Table 11. Summary of real-world IoT comparisons.

Encryption Method	Application	Advantages	Limitations
AES	Medical IoT	Strong security	High encryption time
ECC	Medical IoT	Strong security, small key size	High memory requirement
Homomorphic Encryption	Medical IoT	Allows computations on encrypted data	High computational overhead
RC4	General IoT	Fast processing	Weak security
SHA-3	Nuclear IoT	Secure data integrity	Primarily used for verification, not encryption
Chaotic Encryption	Nuclear IoT	High randomness, unpredictability	Requires precise key management
DNA-Inspired Algorithm	Medical Nuclear IoT	Low power, high security, efficient for IOT	Emerging technology, further validation needed

.

6. Conclusions

The need for cryptographic solutions balancing security, efficiency, and scalability is ever-increasing due to the growing number of resource-constrained IoT devices in sensitive areas like healthcare and nuclear safety.

This paper presents a DNA-based lightweight encryption scheme with opto-computational enhancements aimed at IoT platforms such as Arduino R3. With a unique combination of stochastic pixel selection, DNA-based key generation, and parallel optical computation, the proposed method counters the overriding weaknesses of AES and RC4 and XOR with respect to computational overhead, memory use, and susceptibility to cryptanalytic attacks.

In test results on the Arduino R3, the algorithm proved advantageous, with a encryption time at 3956 µs and memory usage at 773 bytes, against AES and XOR-based schemes, with a nearly matching energy consumption of 0.000419 J. Security analyses showed high resistance to differential (DP = 0.051) and linear cryptanalysis (LP = 0.045) compared to AES, with good, structured attack resilience, a nearly ideal key entropy of 7.99 bits/key, and low autocorrelation of 0.018, which potently guarantees randomness for high-stakes applications.

Crafted for low latency and reliability, the lightweight nature of the algorithm supplemented with optical acceleration ensures data security concerning real-time medical monitoring and nuclear radiation detection systems without detrimental effects on resource constraints.

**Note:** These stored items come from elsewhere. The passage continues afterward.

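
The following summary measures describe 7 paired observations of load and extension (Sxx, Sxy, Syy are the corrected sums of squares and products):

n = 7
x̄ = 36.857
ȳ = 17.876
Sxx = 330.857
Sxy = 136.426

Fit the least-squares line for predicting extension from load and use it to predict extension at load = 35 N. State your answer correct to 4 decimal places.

17.1103

b = Sxy/Sxx = 136.426/330.857 = 0.412341
a = ȳ − b·x̄ = 17.876 − 0.412341·36.857 = 2.678337
ŷ(35) = a + b·35 = 2.678337 + 0.412341·35 = 17.110282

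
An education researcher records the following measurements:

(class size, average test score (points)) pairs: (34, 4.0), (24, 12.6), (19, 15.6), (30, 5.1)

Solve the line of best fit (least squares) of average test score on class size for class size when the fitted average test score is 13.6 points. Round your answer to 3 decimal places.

n = 4, Σx = 107, Σy = 37.3, Σxy = 887.8, Σx² = 2993
Sxx = Σx² − (Σx)²/n = 2993 − 2862.25 = 130.75
Sxy = Σxy − (Σx)(Σy)/n = 887.8 − 997.775 = -109.975
b = Sxy/Sxx = -109.975/130.75 = -0.841109
a = ȳ − b·x̄ = 9.325 − (-0.841109)·26.75 = 31.824665
Set a + b·x = 13.6: x = (13.6 − 31.824665) / (-0.841109) = 21.667424

21.667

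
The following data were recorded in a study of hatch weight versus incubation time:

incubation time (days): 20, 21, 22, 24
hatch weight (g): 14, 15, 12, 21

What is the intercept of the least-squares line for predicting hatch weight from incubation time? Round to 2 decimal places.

-20.54

n = 4, Σx = 87, Σy = 62, Σxy = 1363, Σx² = 1901
Sxx = Σx² − (Σx)²/n = 1901 − 1892.25 = 8.75
Sxy = Σxy − (Σx)(Σy)/n = 1363 − 1348.5 = 14.5
b = Sxy/Sxx = 14.5/8.75 = 1.657143
a = ȳ − b·x̄ = 15.5 − 1.657143·21.75 = -20.542857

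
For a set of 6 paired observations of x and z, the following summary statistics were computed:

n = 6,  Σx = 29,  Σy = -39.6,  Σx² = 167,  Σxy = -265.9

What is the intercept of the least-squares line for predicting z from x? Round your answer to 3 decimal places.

6.819

Sxx = Σx² − (Σx)²/n = 167 − 140.166667 = 26.833333
Sxy = Σxy − (Σx)(Σy)/n = -265.9 − (-191.4) = -74.5
b = Sxy/Sxx = -74.5/26.833333 = -2.776398
a = ȳ − b·x̄ = -6.6 − (-2.776398)·4.833333 = 6.819255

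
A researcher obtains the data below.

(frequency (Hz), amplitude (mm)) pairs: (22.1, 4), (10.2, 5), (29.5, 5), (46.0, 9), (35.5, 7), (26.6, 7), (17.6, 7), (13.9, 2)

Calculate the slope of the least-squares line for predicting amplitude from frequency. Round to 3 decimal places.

0.131

n = 8, Σx = 201.4, Σy = 46, Σxy = 1286.6, Σx² = 6049.48
Sxx = Σx² − (Σx)²/n = 6049.48 − 5070.245 = 979.235
Sxy = Σxy − (Σx)(Σy)/n = 1286.6 − 1158.05 = 128.55
b = Sxy/Sxx = 128.55/979.235 = 0.131276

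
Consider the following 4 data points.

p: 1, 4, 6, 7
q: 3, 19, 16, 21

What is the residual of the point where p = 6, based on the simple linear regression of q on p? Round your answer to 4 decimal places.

n = 4, Σx = 18, Σy = 59, Σxy = 322, Σx² = 102
Sxx = Σx² − (Σx)²/n = 102 − 81 = 21
Sxy = Σxy − (Σx)(Σy)/n = 322 − 265.5 = 56.5
b = Sxy/Sxx = 56.5/21 = 2.690476
a = ȳ − b·x̄ = 14.75 − 2.690476·4.5 = 2.642857
ŷ(6) = 2.642857 + 2.690476·6 = 18.785714
residual = y − ŷ = 16 − 18.785714 = -2.785714

-2.7857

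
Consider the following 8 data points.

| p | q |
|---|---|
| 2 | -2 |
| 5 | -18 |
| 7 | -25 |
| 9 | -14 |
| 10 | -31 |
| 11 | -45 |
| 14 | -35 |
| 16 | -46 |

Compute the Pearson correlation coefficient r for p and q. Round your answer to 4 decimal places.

-0.8692

n = 8, Σx = 74, Σy = -216, Σxy = -2426, Σx² = 832, Σy² = 7476
Sxx = Σx² − (Σx)²/n = 832 − 684.5 = 147.5
Sxy = Σxy − (Σx)(Σy)/n = -2426 − (-1998) = -428
Syy = Σy² − (Σy)²/n = 7476 − 5832 = 1644
r = Sxy/√(Sxx·Syy) = -428/√(242490) = -428/492.432737 = -0.869154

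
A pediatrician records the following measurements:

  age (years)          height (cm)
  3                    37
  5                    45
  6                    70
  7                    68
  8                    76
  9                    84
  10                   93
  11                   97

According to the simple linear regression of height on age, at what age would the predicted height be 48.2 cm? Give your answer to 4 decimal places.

4.4216

n = 8, Σx = 59, Σy = 570, Σxy = 4593, Σx² = 485
Sxx = Σx² − (Σx)²/n = 485 − 435.125 = 49.875
Sxy = Σxy − (Σx)(Σy)/n = 4593 − 4203.75 = 389.25
b = Sxy/Sxx = 389.25/49.875 = 7.804511
a = ȳ − b·x̄ = 71.25 − 7.804511·7.375 = 13.691729
Set a + b·x = 48.2: x = (48.2 − 13.691729) / 7.804511 = 4.421580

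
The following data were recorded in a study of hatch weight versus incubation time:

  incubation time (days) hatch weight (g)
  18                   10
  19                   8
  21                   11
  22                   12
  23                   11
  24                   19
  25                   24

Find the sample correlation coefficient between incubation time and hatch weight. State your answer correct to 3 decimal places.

0.828

n = 7, Σx = 152, Σy = 95, Σxy = 2136, Σx² = 3340, Σy² = 1487
Sxx = Σx² − (Σx)²/n = 3340 − 3300.571429 = 39.428571
Sxy = Σxy − (Σx)(Σy)/n = 2136 − 2062.857143 = 73.142857
Syy = Σy² − (Σy)²/n = 1487 − 1289.285714 = 197.714286
r = Sxy/√(Sxx·Syy) = 73.142857/√(7795.591837) = 73.142857/88.292649 = 0.828414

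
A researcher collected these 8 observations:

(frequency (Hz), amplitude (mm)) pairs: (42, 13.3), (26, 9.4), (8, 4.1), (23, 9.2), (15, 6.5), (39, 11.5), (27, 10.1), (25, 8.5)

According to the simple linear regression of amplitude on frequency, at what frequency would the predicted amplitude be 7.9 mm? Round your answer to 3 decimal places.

n = 8, Σx = 205, Σy = 72.6, Σxy = 2078.6, Σx² = 6133
Sxx = Σx² − (Σx)²/n = 6133 − 5253.125 = 879.875
Sxy = Σxy − (Σx)(Σy)/n = 2078.6 − 1860.375 = 218.225
b = Sxy/Sxx = 218.225/879.875 = 0.248018
a = ȳ − b·x̄ = 9.075 − 0.248018·25.625 = 2.719534
Set a + b·x = 7.9: x = (7.9 − 2.719534) / 0.248018 = 20.887444

20.887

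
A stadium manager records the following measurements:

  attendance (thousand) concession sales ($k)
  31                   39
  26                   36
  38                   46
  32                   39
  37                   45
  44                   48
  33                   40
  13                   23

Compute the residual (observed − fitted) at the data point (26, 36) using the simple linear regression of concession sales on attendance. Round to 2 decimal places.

n = 8, Σx = 254, Σy = 316, Σxy = 10537, Σx² = 8668
Sxx = Σx² − (Σx)²/n = 8668 − 8064.5 = 603.5
Sxy = Σxy − (Σx)(Σy)/n = 10537 − 10033 = 504
b = Sxy/Sxx = 504/603.5 = 0.835128
a = ȳ − b·x̄ = 39.5 − 0.835128·31.75 = 12.984673
ŷ(26) = 12.984673 + 0.835128·26 = 34.698012
residual = y − ŷ = 36 − 34.698012 = 1.301988

1.30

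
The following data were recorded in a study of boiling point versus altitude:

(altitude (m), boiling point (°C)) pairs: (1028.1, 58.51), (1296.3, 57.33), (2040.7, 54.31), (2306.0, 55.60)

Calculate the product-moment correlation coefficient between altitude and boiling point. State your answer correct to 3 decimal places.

n = 4, Σx = 6671.1, Σy = 225.75, Σxy = 373515.027, Σx² = 12219475.79, Σy² = 12751.0851
Sxx = Σx² − (Σx)²/n = 12219475.79 − 11125893.8025 = 1093581.9875
Sxy = Σxy − (Σx)(Σy)/n = 373515.027 − 376500.20625 = -2985.17925
Syy = Σy² − (Σy)²/n = 12751.0851 − 12740.765625 = 10.319475
r = Sxy/√(Sxx·Syy) = -2985.17925/√(11285191.980457) = -2985.17925/3359.343981 = -0.888620

-0.889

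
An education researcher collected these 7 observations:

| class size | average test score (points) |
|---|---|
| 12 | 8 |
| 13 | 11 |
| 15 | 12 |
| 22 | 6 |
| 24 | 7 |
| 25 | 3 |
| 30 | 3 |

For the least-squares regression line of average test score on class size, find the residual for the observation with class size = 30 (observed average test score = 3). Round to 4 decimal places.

n = 7, Σx = 141, Σy = 50, Σxy = 884, Σx² = 3123
Sxx = Σx² − (Σx)²/n = 3123 − 2840.142857 = 282.857143
Sxy = Σxy − (Σx)(Σy)/n = 884 − 1007.142857 = -123.142857
b = Sxy/Sxx = -123.142857/282.857143 = -0.435354
a = ȳ − b·x̄ = 7.142857 − (-0.435354)·20.142857 = 15.912121
ŷ(30) = 15.912121 + (-0.435354)·30 = 2.851515
residual = y − ŷ = 3 − 2.851515 = 0.148485

0.1485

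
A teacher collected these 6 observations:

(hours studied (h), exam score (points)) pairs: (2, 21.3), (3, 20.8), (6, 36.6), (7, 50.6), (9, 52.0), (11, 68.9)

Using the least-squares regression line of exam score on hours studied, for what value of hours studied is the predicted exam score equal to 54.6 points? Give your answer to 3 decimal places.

n = 6, Σx = 38, Σy = 250.2, Σxy = 1904.7, Σx² = 300
Sxx = Σx² − (Σx)²/n = 300 − 240.666667 = 59.333333
Sxy = Σxy − (Σx)(Σy)/n = 1904.7 − 1584.6 = 320.1
b = Sxy/Sxx = 320.1/59.333333 = 5.394944
a = ȳ − b·x̄ = 41.7 − 5.394944·6.333333 = 7.532022
Set a + b·x = 54.6: x = (54.6 − 7.532022) / 5.394944 = 8.724461

8.724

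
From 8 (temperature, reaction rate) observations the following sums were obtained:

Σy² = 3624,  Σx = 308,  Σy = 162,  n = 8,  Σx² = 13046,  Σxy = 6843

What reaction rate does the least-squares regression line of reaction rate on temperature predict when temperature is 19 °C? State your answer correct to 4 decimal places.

Sxx = Σx² − (Σx)²/n = 13046 − 11858 = 1188
Sxy = Σxy − (Σx)(Σy)/n = 6843 − 6237 = 606
b = Sxy/Sxx = 606/1188 = 0.510101
a = ȳ − b·x̄ = 20.25 − 0.510101·38.5 = 0.611111
ŷ(19) = a + b·19 = 0.611111 + 0.510101·19 = 10.303030

10.3030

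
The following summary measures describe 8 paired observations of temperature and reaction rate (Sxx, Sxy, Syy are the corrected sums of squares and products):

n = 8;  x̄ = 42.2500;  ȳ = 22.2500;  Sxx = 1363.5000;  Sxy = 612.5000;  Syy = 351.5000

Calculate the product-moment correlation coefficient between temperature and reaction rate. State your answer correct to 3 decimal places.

0.885

r = Sxy/√(Sxx·Syy) = 612.5/√(479270.25) = 612.5/692.293471 = 0.884740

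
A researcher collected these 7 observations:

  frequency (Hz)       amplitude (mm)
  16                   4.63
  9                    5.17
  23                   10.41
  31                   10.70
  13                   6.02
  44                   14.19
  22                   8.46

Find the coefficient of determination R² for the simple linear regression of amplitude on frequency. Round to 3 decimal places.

0.894

n = 7, Σx = 158, Σy = 59.58, Σxy = 1580.48, Σx² = 4416, Σy² = 580.192
Sxx = Σx² − (Σx)²/n = 4416 − 3566.285714 = 849.714286
Sxy = Σxy − (Σx)(Σy)/n = 1580.48 − 1344.805714 = 235.674286
Syy = Σy² − (Σy)²/n = 580.192 − 507.110914 = 73.081086
R² = Sxy²/(Sxx·Syy) = (235.674286)²/(849.714286·73.081086) = 0.894430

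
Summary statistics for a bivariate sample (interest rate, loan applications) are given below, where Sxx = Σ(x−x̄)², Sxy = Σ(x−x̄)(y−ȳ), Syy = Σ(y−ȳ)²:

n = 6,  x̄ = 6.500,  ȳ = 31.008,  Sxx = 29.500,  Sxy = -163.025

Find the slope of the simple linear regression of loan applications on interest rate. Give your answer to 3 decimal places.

-5.526

b = Sxy/Sxx = -163.025/29.5 = -5.526271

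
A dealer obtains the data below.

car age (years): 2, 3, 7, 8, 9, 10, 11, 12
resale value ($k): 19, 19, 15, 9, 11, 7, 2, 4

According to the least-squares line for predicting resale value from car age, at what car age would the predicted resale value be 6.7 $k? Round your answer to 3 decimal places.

n = 8, Σx = 62, Σy = 86, Σxy = 511, Σx² = 572
Sxx = Σx² − (Σx)²/n = 572 − 480.5 = 91.5
Sxy = Σxy − (Σx)(Σy)/n = 511 − 666.5 = -155.5
b = Sxy/Sxx = -155.5/91.5 = -1.699454
a = ȳ − b·x̄ = 10.75 − (-1.699454)·7.75 = 23.920765
Set a + b·x = 6.7: x = (6.7 − 23.920765) / (-1.699454) = 10.133119

10.133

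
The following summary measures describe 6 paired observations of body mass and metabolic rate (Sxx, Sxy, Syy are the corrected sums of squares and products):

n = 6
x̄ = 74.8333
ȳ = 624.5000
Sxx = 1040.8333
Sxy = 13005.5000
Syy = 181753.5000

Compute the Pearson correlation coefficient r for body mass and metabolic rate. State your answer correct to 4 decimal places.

r = Sxy/√(Sxx·Syy) = 13005.5/√(189175095.19155) = 13005.5/13754.093761 = 0.945573

0.9456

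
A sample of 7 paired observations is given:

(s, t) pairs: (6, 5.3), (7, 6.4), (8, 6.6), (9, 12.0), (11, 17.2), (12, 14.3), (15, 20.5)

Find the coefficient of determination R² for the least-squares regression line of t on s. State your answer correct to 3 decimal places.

0.906

n = 7, Σx = 68, Σy = 82.3, Σxy = 905.7, Σx² = 720, Σy² = 1177.19
Sxx = Σx² − (Σx)²/n = 720 − 660.571429 = 59.428571
Sxy = Σxy − (Σx)(Σy)/n = 905.7 − 799.485714 = 106.214286
Syy = Σy² − (Σy)²/n = 1177.19 − 967.612857 = 209.577143
R² = Sxy²/(Sxx·Syy) = (106.214286)²/(59.428571·209.577143) = 0.905788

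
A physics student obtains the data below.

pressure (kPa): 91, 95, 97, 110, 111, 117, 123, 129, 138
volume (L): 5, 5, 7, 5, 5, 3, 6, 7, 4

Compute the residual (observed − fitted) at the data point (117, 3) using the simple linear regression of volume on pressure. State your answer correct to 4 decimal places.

-2.1734

n = 9, Σx = 1011, Σy = 47, Σxy = 5258, Σx² = 115639
Sxx = Σx² − (Σx)²/n = 115639 − 113569 = 2070
Sxy = Σxy − (Σx)(Σy)/n = 5258 − 5279.666667 = -21.666667
b = Sxy/Sxx = -21.666667/2070 = -0.010467
a = ȳ − b·x̄ = 5.222222 − (-0.010467)·112.333333 = 6.398014
ŷ(117) = 6.398014 + (-0.010467)·117 = 5.173376
residual = y − ŷ = 3 − 5.173376 = -2.173376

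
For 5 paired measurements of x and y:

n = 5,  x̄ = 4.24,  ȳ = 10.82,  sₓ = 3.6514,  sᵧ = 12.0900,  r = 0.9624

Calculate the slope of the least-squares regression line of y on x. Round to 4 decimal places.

b = r · sᵧ/sₓ = 0.9624 · 12.09/3.6514 = 3.186563

3.1866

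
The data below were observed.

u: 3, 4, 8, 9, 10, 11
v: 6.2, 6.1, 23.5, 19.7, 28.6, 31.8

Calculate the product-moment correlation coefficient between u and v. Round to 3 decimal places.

0.971

n = 6, Σx = 45, Σy = 115.9, Σxy = 1044.1, Σx² = 391, Σy² = 2845.19
Sxx = Σx² − (Σx)²/n = 391 − 337.5 = 53.5
Sxy = Σxy − (Σx)(Σy)/n = 1044.1 − 869.25 = 174.85
Syy = Σy² − (Σy)²/n = 2845.19 − 2238.801667 = 606.388333
r = Sxy/√(Sxx·Syy) = 174.85/√(32441.775833) = 174.85/180.116007 = 0.970763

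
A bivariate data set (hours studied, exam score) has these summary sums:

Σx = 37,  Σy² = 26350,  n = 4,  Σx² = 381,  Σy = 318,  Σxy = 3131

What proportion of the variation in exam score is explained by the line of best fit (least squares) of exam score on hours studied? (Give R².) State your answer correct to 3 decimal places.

0.867

Sxx = Σx² − (Σx)²/n = 381 − 342.25 = 38.75
Sxy = Σxy − (Σx)(Σy)/n = 3131 − 2941.5 = 189.5
Syy = Σy² − (Σy)²/n = 26350 − 25281 = 1069
R² = Sxy²/(Sxx·Syy) = (189.5)²/(38.75·1069) = 0.866900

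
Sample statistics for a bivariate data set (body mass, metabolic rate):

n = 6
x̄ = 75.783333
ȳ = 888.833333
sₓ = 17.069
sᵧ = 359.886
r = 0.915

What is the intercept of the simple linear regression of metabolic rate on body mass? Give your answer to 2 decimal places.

b = r · sᵧ/sₓ = 0.915 · 359.886/17.069 = 19.292032
a = ȳ − b·x̄ = 888.833333 − 19.292032·75.783333 = -573.181134

-573.18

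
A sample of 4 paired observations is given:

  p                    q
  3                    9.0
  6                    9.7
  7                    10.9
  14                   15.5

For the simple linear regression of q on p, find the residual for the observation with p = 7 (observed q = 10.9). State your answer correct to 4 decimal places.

-0.0654

n = 4, Σx = 30, Σy = 45.1, Σxy = 378.5, Σx² = 290
Sxx = Σx² − (Σx)²/n = 290 − 225 = 65
Sxy = Σxy − (Σx)(Σy)/n = 378.5 − 338.25 = 40.25
b = Sxy/Sxx = 40.25/65 = 0.619231
a = ȳ − b·x̄ = 11.275 − 0.619231·7.5 = 6.630769
ŷ(7) = 6.630769 + 0.619231·7 = 10.965385
residual = y − ŷ = 10.9 − 10.965385 = -0.065385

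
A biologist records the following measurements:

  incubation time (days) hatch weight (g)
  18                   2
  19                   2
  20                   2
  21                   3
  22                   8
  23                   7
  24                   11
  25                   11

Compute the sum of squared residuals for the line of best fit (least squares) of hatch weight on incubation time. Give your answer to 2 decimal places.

n = 8, Σx = 172, Σy = 46, Σxy = 1053, Σx² = 3740, Σy² = 376
Sxx = Σx² − (Σx)²/n = 3740 − 3698 = 42
Sxy = Σxy − (Σx)(Σy)/n = 1053 − 989 = 64
Syy = Σy² − (Σy)²/n = 376 − 264.5 = 111.5
b = Sxy/Sxx = 64/42 = 1.523810
SSE = Syy − b·Sxy = 111.5 − 1.523810·64 = 13.976190

13.98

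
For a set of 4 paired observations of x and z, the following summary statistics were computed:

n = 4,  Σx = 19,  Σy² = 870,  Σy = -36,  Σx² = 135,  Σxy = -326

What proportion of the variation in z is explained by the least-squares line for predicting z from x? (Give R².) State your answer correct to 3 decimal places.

Sxx = Σx² − (Σx)²/n = 135 − 90.25 = 44.75
Sxy = Σxy − (Σx)(Σy)/n = -326 − (-171) = -155
Syy = Σy² − (Σy)²/n = 870 − 324 = 546
R² = Sxy²/(Sxx·Syy) = (-155)²/(44.75·546) = 0.983281

0.983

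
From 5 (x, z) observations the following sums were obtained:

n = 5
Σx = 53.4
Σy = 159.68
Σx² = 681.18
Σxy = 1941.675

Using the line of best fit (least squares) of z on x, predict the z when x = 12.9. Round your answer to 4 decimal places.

36.6675

Sxx = Σx² − (Σx)²/n = 681.18 − 570.312 = 110.868
Sxy = Σxy − (Σx)(Σy)/n = 1941.675 − 1705.3824 = 236.2926
b = Sxy/Sxx = 236.2926/110.868 = 2.131297
a = ȳ − b·x̄ = 31.936 − 2.131297·10.68 = 9.173751
ŷ(12.9) = a + b·12.9 = 9.173751 + 2.131297·12.9 = 36.667479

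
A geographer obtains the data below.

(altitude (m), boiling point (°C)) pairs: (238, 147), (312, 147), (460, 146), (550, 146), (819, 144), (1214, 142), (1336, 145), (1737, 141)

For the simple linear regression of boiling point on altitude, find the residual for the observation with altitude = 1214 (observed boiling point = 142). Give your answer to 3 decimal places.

n = 8, Σx = 6666, Σy = 1158, Σxy = 957271, Σx² = 7614710
Sxx = Σx² − (Σx)²/n = 7614710 − 5554444.5 = 2060265.5
Sxy = Σxy − (Σx)(Σy)/n = 957271 − 964903.5 = -7632.5
b = Sxy/Sxx = -7632.5/2060265.5 = -0.003705
a = ȳ − b·x̄ = 144.75 − (-0.003705)·833.25 = 147.836874
ŷ(1214) = 147.836874 + (-0.003705)·1214 = 143.339466
residual = y − ŷ = 142 − 143.339466 = -1.339466

-1.339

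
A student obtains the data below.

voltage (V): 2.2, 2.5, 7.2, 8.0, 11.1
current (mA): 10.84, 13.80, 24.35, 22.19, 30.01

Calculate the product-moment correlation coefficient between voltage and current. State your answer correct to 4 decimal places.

0.9794

n = 5, Σx = 31, Σy = 101.19, Σxy = 744.299, Σx² = 250.14, Σy² = 2293.8643
Sxx = Σx² − (Σx)²/n = 250.14 − 192.2 = 57.94
Sxy = Σxy − (Σx)(Σy)/n = 744.299 − 627.378 = 116.921
Syy = Σy² − (Σy)²/n = 2293.8643 − 2047.88322 = 245.98108
r = Sxy/√(Sxx·Syy) = 116.921/√(14252.143775) = 116.921/119.382343 = 0.979383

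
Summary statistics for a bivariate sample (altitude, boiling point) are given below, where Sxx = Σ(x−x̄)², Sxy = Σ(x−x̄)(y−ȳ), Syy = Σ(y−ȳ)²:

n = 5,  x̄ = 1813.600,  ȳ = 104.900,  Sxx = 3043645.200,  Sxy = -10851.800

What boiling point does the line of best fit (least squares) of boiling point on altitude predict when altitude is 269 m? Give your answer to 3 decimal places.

110.407

b = Sxy/Sxx = -10851.8/3043645.2 = -0.003565
a = ȳ − b·x̄ = 104.9 − (-0.003565)·1813.6 = 111.366202
ŷ(269) = a + b·269 = 111.366202 + (-0.003565)·269 = 110.407110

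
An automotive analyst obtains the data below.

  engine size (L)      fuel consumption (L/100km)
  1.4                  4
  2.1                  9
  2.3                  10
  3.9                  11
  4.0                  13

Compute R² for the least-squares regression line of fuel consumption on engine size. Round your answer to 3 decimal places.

0.770

n = 5, Σx = 13.7, Σy = 47, Σxy = 142.4, Σx² = 42.87, Σy² = 487
Sxx = Σx² − (Σx)²/n = 42.87 − 37.538 = 5.332
Sxy = Σxy − (Σx)(Σy)/n = 142.4 − 128.78 = 13.62
Syy = Σy² − (Σy)²/n = 487 − 441.8 = 45.2
R² = Sxy²/(Sxx·Syy) = (13.62)²/(5.332·45.2) = 0.769707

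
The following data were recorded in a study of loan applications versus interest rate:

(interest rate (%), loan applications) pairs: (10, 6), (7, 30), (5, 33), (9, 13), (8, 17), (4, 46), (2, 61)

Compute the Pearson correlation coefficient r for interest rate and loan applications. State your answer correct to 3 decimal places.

n = 7, Σx = 45, Σy = 206, Σxy = 994, Σx² = 339, Σy² = 8320
Sxx = Σx² − (Σx)²/n = 339 − 289.285714 = 49.714286
Sxy = Σxy − (Σx)(Σy)/n = 994 − 1324.285714 = -330.285714
Syy = Σy² − (Σy)²/n = 8320 − 6062.285714 = 2257.714286
r = Sxy/√(Sxx·Syy) = -330.285714/√(112240.653061) = -330.285714/335.023362 = -0.985859

-0.986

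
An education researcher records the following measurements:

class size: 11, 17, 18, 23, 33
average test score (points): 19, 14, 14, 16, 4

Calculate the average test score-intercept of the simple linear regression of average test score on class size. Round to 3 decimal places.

26.022

n = 5, Σx = 102, Σy = 67, Σxy = 1199, Σx² = 2352
Sxx = Σx² − (Σx)²/n = 2352 − 2080.8 = 271.2
Sxy = Σxy − (Σx)(Σy)/n = 1199 − 1366.8 = -167.8
b = Sxy/Sxx = -167.8/271.2 = -0.618732
a = ȳ − b·x̄ = 13.4 − (-0.618732)·20.4 = 26.022124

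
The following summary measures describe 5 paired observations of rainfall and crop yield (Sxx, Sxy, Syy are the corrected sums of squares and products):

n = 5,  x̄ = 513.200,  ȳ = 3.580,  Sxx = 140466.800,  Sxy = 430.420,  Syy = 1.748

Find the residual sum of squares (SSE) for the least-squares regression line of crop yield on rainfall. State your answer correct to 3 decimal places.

b = Sxy/Sxx = 430.42/140466.8 = 0.003064
SSE = Syy − b·Sxy = 1.748 − 0.003064·430.42 = 0.429102

0.429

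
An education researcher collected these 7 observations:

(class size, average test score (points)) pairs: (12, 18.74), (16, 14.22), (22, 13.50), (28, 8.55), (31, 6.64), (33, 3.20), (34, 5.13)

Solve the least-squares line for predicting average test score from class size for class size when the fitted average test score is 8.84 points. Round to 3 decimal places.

n = 7, Σx = 176, Σy = 69.98, Σxy = 1474.66, Σx² = 4874
Sxx = Σx² − (Σx)²/n = 4874 − 4425.142857 = 448.857143
Sxy = Σxy − (Σx)(Σy)/n = 1474.66 − 1759.497143 = -284.837143
b = Sxy/Sxx = -284.837143/448.857143 = -0.634583
a = ȳ − b·x̄ = 9.997143 − (-0.634583)·25.142857 = 25.952374
Set a + b·x = 8.84: x = (8.84 − 25.952374) / (-0.634583) = 26.966327

26.966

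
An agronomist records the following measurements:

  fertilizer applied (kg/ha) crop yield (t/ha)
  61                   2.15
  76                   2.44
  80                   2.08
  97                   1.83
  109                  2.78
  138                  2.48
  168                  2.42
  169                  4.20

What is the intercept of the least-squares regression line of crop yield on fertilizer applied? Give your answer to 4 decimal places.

n = 8, Σx = 898, Σy = 20.38, Σxy = 2422.12, Σx² = 113016
Sxx = Σx² − (Σx)²/n = 113016 − 100800.5 = 12215.5
Sxy = Σxy − (Σx)(Σy)/n = 2422.12 − 2287.655 = 134.465
b = Sxy/Sxx = 134.465/12215.5 = 0.011008
a = ȳ − b·x̄ = 2.5475 − 0.011008·112.25 = 1.311882

1.3119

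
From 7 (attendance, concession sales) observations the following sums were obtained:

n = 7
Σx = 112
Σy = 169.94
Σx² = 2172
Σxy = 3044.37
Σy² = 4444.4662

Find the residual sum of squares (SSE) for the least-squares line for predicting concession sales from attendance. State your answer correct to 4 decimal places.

40.2833

Sxx = Σx² − (Σx)²/n = 2172 − 1792 = 380
Sxy = Σxy − (Σx)(Σy)/n = 3044.37 − 2719.04 = 325.33
Syy = Σy² − (Σy)²/n = 4444.4662 − 4125.657657 = 318.808543
b = Sxy/Sxx = 325.33/380 = 0.856132
SSE = Syy − b·Sxy = 318.808543 − 0.856132·325.33 = 40.283256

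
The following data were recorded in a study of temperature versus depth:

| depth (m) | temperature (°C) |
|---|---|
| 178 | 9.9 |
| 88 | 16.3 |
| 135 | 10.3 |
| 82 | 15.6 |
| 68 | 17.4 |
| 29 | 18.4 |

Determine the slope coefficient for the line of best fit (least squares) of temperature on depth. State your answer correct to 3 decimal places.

-0.066

n = 6, Σx = 580, Σy = 87.9, Σxy = 7583.1, Σx² = 69842
Sxx = Σx² − (Σx)²/n = 69842 − 56066.666667 = 13775.333333
Sxy = Σxy − (Σx)(Σy)/n = 7583.1 − 8497 = -913.9
b = Sxy/Sxx = -913.9/13775.333333 = -0.066343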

Then, future research will go on to enhance its energy efficiency, fuse AI/ML for adaptive threat detection, certify it using standardized frameworks like NIST SP 800-22, and expand its applicability to smart city infrastructure and wearable devices.

This work narrows the gap between cryptographic strength and IoT resource limitations, thus advancing secure and scalable data protection in interconnected domains, and it can become very important in domains where data integrity and real-time processing are paramount. Future work will optimize its energy-efficiency, while also broadening the application of the algorithm to smart city infrastructures and wearable devices, further toeing the line between cryptography security and IoT resource constraints.